64% of 800 investors polled think it will start this week but weak US data suggest it might not be aggressive.
Two big events this week - the
Federal Open Market Committee (FOMC) meeting on Wednesday and RBI's
policy review on Friday - will determine which way equity markets head.
Since June, the Federal Reserve has been looking to taper its $85
billion a month bond buying programme. The FOMC's meeting is crucial for
emerging markets like India because over the last few years, financial
markets have been fuelled by easy liquidity.
Since 2009, $100
billion has flowed into Indian equities. Not surprising, then, that the
talk of a possible taper from this month has sent risk assets and
commodities into a tailspin.
So, are the taper related fears unfounded or are they real? To begin
with, markets have already priced in some tapering from this month.
However, if the Fed tapers its bond buying by $10 billion, the impact on
financial markets would be negligible.
But if it is higher than $10 billion, markets may roil. According to a
Barclays survey, conducted among 800 global investors, 64 per cent of
respondents believe tapering will start this week and almost all of them
expect it to occur before the end of the year.
Investors now
perceive the removal of Fed stimulus will start earlier, the survey
says. Forty five per cent expect the Fed to finish their open-ended QE3
programme in second quarter of 2014, while most respondents in our June
survey thought it would happen in the fourth quarter of 2014 or later.

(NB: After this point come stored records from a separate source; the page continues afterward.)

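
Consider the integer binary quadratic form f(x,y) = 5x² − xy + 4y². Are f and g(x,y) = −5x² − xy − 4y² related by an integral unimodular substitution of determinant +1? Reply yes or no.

D₁ = -79, D₂ = -79
f: flip: (5,-1,4)→(4,1,5)
f: reduced (well bottom): (4,1,5) with a≤c, −a<b≤a
g is negative-definite; reduce −g:
−g: flip: (5,1,4)→(4,-1,5)
−g: reduced (well bottom): (4,-1,5) with a≤c, −a<b≤a
flip sign back: reduced form of g is (-4,1,-5)
reduced forms (4, 1, 5) vs (-4, 1, -5) ⇒ inequivalent

no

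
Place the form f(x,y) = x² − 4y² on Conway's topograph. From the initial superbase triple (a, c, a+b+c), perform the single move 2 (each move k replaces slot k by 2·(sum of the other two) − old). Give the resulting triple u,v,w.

start (1,-4,-3) = (f(1,0),f(0,1),f(1,1))
replace slot 2: 2·(1+(-3)) − (-4) = 0 → (1,0,-3)

1,0,-3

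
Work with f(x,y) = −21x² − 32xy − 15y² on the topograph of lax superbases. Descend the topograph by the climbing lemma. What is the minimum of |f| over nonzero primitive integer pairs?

translate: b→-10 (≡32 mod 42), so (21,32,15)→(21,-10,4)
flip: (21,-10,4)→(4,10,21)
translate: b→2 (≡10 mod 8), so (4,10,21)→(4,2,15)
reduced (well bottom): (4,2,15) with a≤c, −a<b≤a
well minimum |f| = |-4| = 4 (negative-definite)

4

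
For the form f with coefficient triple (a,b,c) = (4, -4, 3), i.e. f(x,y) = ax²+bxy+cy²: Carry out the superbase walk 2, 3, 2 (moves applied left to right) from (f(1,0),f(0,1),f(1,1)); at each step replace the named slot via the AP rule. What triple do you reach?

start (4,3,3) = (f(1,0),f(0,1),f(1,1))
replace slot 2: 2·(4+3) − 3 = 11 → (4,11,3)
replace slot 3: 2·(4+11) − 3 = 27 → (4,11,27)
replace slot 2: 2·(4+27) − 11 = 51 → (4,51,27)

4,51,27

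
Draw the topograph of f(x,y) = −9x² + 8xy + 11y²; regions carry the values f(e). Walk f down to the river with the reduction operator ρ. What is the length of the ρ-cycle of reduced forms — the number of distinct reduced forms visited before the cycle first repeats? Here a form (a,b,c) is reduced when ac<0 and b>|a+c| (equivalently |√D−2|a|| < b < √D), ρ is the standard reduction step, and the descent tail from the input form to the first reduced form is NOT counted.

D = 460, ⌊√D⌋ = 21
river: ρ → (11,14,-6)
river: ρ → (-6,10,15)
river: ρ → (15,20,-1)
river: ρ → (-1,20,15)
river: ρ → (15,10,-6)
river: ρ → (-6,14,11)
river: ρ → (11,8,-9)
river: ρ → (-9,10,10)
river: ρ → (10,10,-9)
river: ρ → (-9,8,11)
ρ-cycle length = 10 (tail of 0 descent steps not counted)

10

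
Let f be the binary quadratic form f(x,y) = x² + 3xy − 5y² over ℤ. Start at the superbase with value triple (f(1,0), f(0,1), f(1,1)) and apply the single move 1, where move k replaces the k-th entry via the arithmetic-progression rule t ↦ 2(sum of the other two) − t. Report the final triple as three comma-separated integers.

start (1,-5,-1) = (f(1,0),f(0,1),f(1,1))
replace slot 1: 2·((-5)+(-1)) − 1 = -13 → (-13,-5,-1)

-13,-5,-1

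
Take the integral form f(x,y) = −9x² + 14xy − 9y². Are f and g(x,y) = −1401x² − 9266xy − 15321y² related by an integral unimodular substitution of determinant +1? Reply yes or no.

D₁ = -128, D₂ = -128
f is negative-definite; reduce −f:
−f: translate: b→4 (≡-14 mod 18), so (9,-14,9)→(9,4,4)
−f: flip: (9,4,4)→(4,-4,9)
−f: translate: b→4 (≡-4 mod 8), so (4,-4,9)→(4,4,9)
−f: reduced (well bottom): (4,4,9) with a≤c, −a<b≤a
flip sign back: reduced form of f is (-4,-4,-9)
g is negative-definite; reduce −g:
−g: translate: b→860 (≡9266 mod 2802), so (1401,9266,15321)→(1401,860,132)
−g: flip: (1401,860,132)→(132,-860,1401)
−g: translate: b→-68 (≡-860 mod 264), so (132,-860,1401)→(132,-68,9)
−g: flip: (132,-68,9)→(9,68,132)
−g: translate: b→-4 (≡68 mod 18), so (9,68,132)→(9,-4,4)
−g: flip: (9,-4,4)→(4,4,9)
−g: reduced (well bottom): (4,4,9) with a≤c, −a<b≤a
flip sign back: reduced form of g is (-4,-4,-9)
reduced forms (-4, -4, -9) vs (-4, -4, -9) ⇒ equivalent

yes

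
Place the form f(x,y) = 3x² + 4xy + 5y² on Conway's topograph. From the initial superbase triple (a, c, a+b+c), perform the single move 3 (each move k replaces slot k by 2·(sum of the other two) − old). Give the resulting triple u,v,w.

start (3,5,12) = (f(1,0),f(0,1),f(1,1))
replace slot 3: 2·(3+5) − 12 = 4 → (3,5,4)

3,5,4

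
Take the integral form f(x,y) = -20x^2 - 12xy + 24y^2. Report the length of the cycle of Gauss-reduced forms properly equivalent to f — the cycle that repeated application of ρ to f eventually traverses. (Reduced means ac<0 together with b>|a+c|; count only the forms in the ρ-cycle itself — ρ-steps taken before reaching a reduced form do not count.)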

Interestingly, most investors believe equities have become less
attractive but have shown a slight increase in their preference for
emerging markets and commodities from June.
Barclays says:
"The perception of key risks has also shifted. Last quarter, a reduction
in Fed policy stimulus was seen as the key risk for markets by nearly
40 per cent of survey participants; today, the number is just 26 per
cent."
Several economists in the US believe concerns regarding a taper could
be premature, as growth data continues to be weak and the Fed does not
want "risk off" trades just yet.
Talks of a taper have pushed up interest rates in the US by over 100
basis points and any further increase would impact growth. For starters,
it is believed growth has slowed in the third quarter (ended September)
from the 2.5 per cent seen in the second quarter. Economic growth
bottomed out in the fourth quarter of 2012 when it touched 0.1 per cent.
While there is no doubt that growth is picking up, questions remain on
how sustainable this would be without the stimulus.
Since the
Fed met at the end of July, there have been 21 growth-related data
releases. Of the 21 releases, 12 have been below consensus.
New home sales in the US in the month of July have fallen by 13.4 per
cent. Bank of America Merrill Lynch says it's a close call but it is
still in the December camp when it comes to the Fed's possible tapering.